Anti-Tigers seize spotlight for themselves


BETHESDA -- They aren't Tiger Woods.

They aren't young, they aren't sleek, they aren't flashy, they don't have handlers and entourages.

Their fans don't shriek and swoon, their caddies aren't famous, their names aren't household words.

And they didn't crash in the third round of the U.S. Open yesterday at Congressional Country Club.

Jeff Maggert and Tom Lehman are about as different from Woods as a pair of golfers could get.

As different as perseverance is from instant stardom; as different as middle-age is from youth; as different as humility is from hubris.


Sounds like an extermination service.


Isn't that a town on the German-Swiss border?

But the Open belongs to them, a pair of working man's golfers, and not to Woods.

It was supposed to serve as the setting for Woods' latest confirmation as a superstar and corporate icon, but he blew himself way, way down the leader board with four bogeys in his last five holes after a 123-minute rain delay late in the afternoon.

He was at 4-over, eight strokes behind Maggert's lead, when play was halted by darkness with the leaders still on the course.

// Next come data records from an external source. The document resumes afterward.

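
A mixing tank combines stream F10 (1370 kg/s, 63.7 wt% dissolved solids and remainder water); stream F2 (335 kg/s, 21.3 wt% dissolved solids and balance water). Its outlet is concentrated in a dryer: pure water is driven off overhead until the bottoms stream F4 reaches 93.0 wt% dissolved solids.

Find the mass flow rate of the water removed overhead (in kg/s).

689.9 kg/s

dissolved solids entering = 1370×0.637 + 335×0.213 = 944.05 kg/s.
All dissolved solids reports to F4, so F4 = 944.05/0.930 = 1015.1 kg/s.
Total feed = 1705 kg/s; overhead = 1705 − 1015.1 = 689.9 kg/s.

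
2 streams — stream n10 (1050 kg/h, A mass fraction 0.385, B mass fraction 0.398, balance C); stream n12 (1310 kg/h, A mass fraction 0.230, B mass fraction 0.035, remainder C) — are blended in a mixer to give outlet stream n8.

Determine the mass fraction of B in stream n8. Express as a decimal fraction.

0.197

Total flow out = 1050 + 1310 = 2360 kg/h.
B in = 1050×0.398 + 1310×0.035 = 463.75 kg/h.
B mass fraction in n8 = 463.75/2360 = 0.197.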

Maggert was one stroke ahead of Lehman, a pair of anti-Tigers, Woods' opposites in almost every way.

Woods has won the Masters and four other tournaments in nine months as a professional, signed endorsement contracts worth $97 million and emerged as the Next Big Thing in all of sports at the age of 21.

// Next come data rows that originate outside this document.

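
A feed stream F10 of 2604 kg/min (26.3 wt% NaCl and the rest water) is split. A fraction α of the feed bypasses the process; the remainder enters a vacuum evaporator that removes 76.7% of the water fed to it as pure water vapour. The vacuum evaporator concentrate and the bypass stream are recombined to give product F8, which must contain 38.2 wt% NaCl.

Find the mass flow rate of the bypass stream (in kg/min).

All 2604×0.263 = 684.85 kg/min of NaCl reaches F8, so F8 = 684.85/0.382 = 1792.8 kg/min and vapour = 811.19 kg/min.
The evaporator receives (1−α)·2604 of feed at 0.737 water and removes 0.767 of that water:
0.767×0.737×(1−α)×2604 = 811.19
(1−α) = 811.19/1472 = 0.5511;  α = 0.4489.
Bypass flow = 0.4489×2604 = 1169 kg/min.

1169 kg/min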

Maggert, 33, has won one tournament in a decade on the PGA Tour, with a boost from Mickey Mouse.

Lehman, 39, played his way off the tour three times and was still a nobody on the minor-league circuits as recently as eight years ago.

Woods already has won as many major tournaments as the two %% of them combined, graced many more magazine covers and done more sit-downs with Barbara Walters.

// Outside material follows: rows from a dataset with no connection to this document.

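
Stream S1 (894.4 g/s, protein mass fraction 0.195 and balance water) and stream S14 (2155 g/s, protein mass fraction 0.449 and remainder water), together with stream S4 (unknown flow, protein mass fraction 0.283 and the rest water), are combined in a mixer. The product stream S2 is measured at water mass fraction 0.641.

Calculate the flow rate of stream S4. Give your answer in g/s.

Let S4 be the unknown flow. Total out = 3049.4 + S4.
water balance: 1907.4 + 0.717·S4 = 0.641·(3049.4 + S4)
(0.717 − 0.641)·S4 = 0.641×3049.4 − 1907.4 = 47.268
S4 = 47.268 / 0.076 = 621.95 g/s

622 g/s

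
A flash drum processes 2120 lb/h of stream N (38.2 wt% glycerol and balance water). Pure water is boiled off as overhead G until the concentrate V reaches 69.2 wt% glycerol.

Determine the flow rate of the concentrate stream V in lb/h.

1170 lb/h

glycerol is conserved: 2120×0.382 = 809.84 lb/h all reports to the concentrate.
Concentrate = 809.84/(target fraction) = 1170.3 lb/h.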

Maggert and Lehman have more kids -- five between them, to Woods' zero -- but it's no fair keeping that score seeing as Woods is still a kid, too.

In any case, if Woods is the embodiment of soaring, '90s-style fame, Lehman and Maggert are the embodiment of grinding, middle-aged professionalism.

Lehman is by far the more accomplished, having bloomed late into one of the world's best golfers. He won the British Open and led the PGA Tour in earnings last year, a stunning accomplishment for someone who did so little for so long.

Before he discovered the secret to success, he played the Asian Tour, the South African Tour, the Dakotas Tour, the Golden State Tour, the South Florida Tour, the Carolinas Tour and, well, just about every other tour besides Lollapalooza.

It's hard to believe that was the same golfer as today's steady, bullish gamer who hits it long and straight, limits his mistakes and hasn't finished worse than 18th in a major tournament in 22 months.

He's so good now that he'll be an anchor on the U.S. Ryder Cup team later this year -- and yet, like a lot of career minor-leaguers who finally make it to the majors in baseball, he is still marked by his failures. Raised in Minnesota, he has an unassuming, neighborly demeanor, the antithesis of a superstar's strut.

When a fan shouted "Nice pants, Tom!" during Friday's round, Lehman smiled, planted a hand on his semi-ample rear and assumed a model's pose, as the crowd roared.

He has been one of the few golfers to challenge the hysteria surrounding Woods, and he backed up his comments by beating Woods by four strokes when they played together over the first 36 holes here.

He and Maggert were tied for the lead at 5-under yesterday when the rain hit, and Lehman, like Woods, also struggled after the delay, bogeying two holes. But, true to his steady nature, he gathered himself and made two pars before play was halted.

It would be a major surprise if he wasn't in the running on the final holes today.

Maggert has been in the running on the final day of numerous major tournaments, finishing in the top 10 in five. But he has never won one.

His only win on the PGA Tour, in fact, came in the 1993 Walt Disney World Classic, when he played 36 holes on Sunday and finished under floodlights brought in from Epcot or the Magic Kingdom or some such.

Not that he has struggled as badly as Lehman; he has earned more than $3.5 million during his career and finished in the top 25 in earnings in three of the past four years. He played well enough to make the Ryder Cup team in 1995, a major accomplishment.

Only four golfers other than Maggert and Lehman are still under par, and only one of the four, Scotland's Colin Montgomerie, has the aura of an Open winner.

Woods will need an all-time rally just to get back in contention, much less win.

He hasn't handled Congressional nearly as well as he did Augusta National; he was in the rough way too much yesterday and would have been farther behind if not for the grandstand behind the No. 10 green, which blocked his errant approach shot and dumped it on the green.

"I'll play four or five good holes, then I'll kind of lose it for a little bit," he said.

That's not what NBC or Nike wanted, but, hey, he's just 21 and this just isn't his Open.

It's an Open for the other guys, the Toms and Jeffs, the guys who have cranked it out for years.

The kinds of guys who should win on Father's Day.